Based on current research, SETD5 appears to function primarily through protein-protein interactions rather than enzymatic activity, as immunoblot analysis showed no obvious changes in histone methylation upon SETD5 manipulation . Its interaction with HCF-1 and the PAF1 complex suggests a scaffolding role in transcriptional regulation.

How can SETD5 antibodies be utilized to investigate its role in neurodevelopmental disorders?

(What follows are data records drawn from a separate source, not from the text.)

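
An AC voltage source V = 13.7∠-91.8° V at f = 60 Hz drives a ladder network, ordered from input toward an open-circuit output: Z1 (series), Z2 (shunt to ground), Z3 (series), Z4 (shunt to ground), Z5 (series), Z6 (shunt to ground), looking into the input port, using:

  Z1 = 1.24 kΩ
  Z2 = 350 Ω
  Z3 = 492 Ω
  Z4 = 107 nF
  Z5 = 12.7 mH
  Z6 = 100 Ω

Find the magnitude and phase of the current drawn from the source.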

SETD5 mutations have been identified as genetic causes of neurodevelopmental disorders . Antibody-based approaches offer powerful tools to investigate this connection:

• Patient-derived sample analysis:

  • Immunohistochemistry/Immunofluorescence:

    • Analyze SETD5 expression patterns in post-mortem brain tissues from patients with neurodevelopmental disorders versus controls

    • Examine cellular and subcellular localization using validated SETD5 antibodies

    • Co-stain with neural cell type markers to identify affected populations

  • Patient-derived cell models:

    • Generate induced pluripotent stem cells (iPSCs) from patients with SETD5 mutations

    • Differentiate into neural progenitors and mature neurons

    • Use SETD5 antibodies to track protein expression, localization, and complex formation

• Functional analysis of disease-associated mutations:

  • Protein stability and localization:

    • Introduce disease-associated SETD5 mutations into relevant cell types

    • Use SETD5 antibodies to assess protein levels, degradation rates, and subcellular localization

    • Compare wild-type versus mutant SETD5 protein half-life

  • Protein-protein interaction changes:

    • Perform co-IP with SETD5 antibodies to determine if mutations affect interactions with HCF-1, PAF1 complex, or HDAC3 complex

    • Use proximity ligation assays to visualize interaction changes in situ

    • Identify potential loss or gain of interactions specific to neural contexts

• Transcriptional regulation assessment:

  • ChIP-seq in neural models:

    • Map SETD5 binding sites in neural progenitors and mature neurons

    • Compare wild-type versus mutant SETD5 genomic occupancy

    • Identify neurodevelopmental genes under SETD5 regulation

  • RNA Pol II pausing analysis:

    • Examine if SETD5 regulates RNA Pol II pausing in neural cells as it does in hematopoietic cells

    • Identify neural-specific targets potentially affected by SETD5 mutations

    • Compare E2F target regulation between neural and hematopoietic contexts

• Animal model validation:

  • Conditional knockout models:

    • Generate brain-specific SETD5 knockout or mutation models

    • Use SETD5 antibodies to confirm deletion efficiency

    • Analyze developmental phenotypes and correlate with molecular changes

  • Rescue experiments:

    • Attempt phenotypic rescue with wild-type SETD5

    • Test different SETD5 mutants for rescue capacity

    • Use antibodies to verify expression of rescue constructs

This comprehensive approach leverages SETD5 antibodies to connect molecular mechanisms to neurodevelopmental phenotypes, potentially revealing therapeutic targets for SETD5-associated disorders.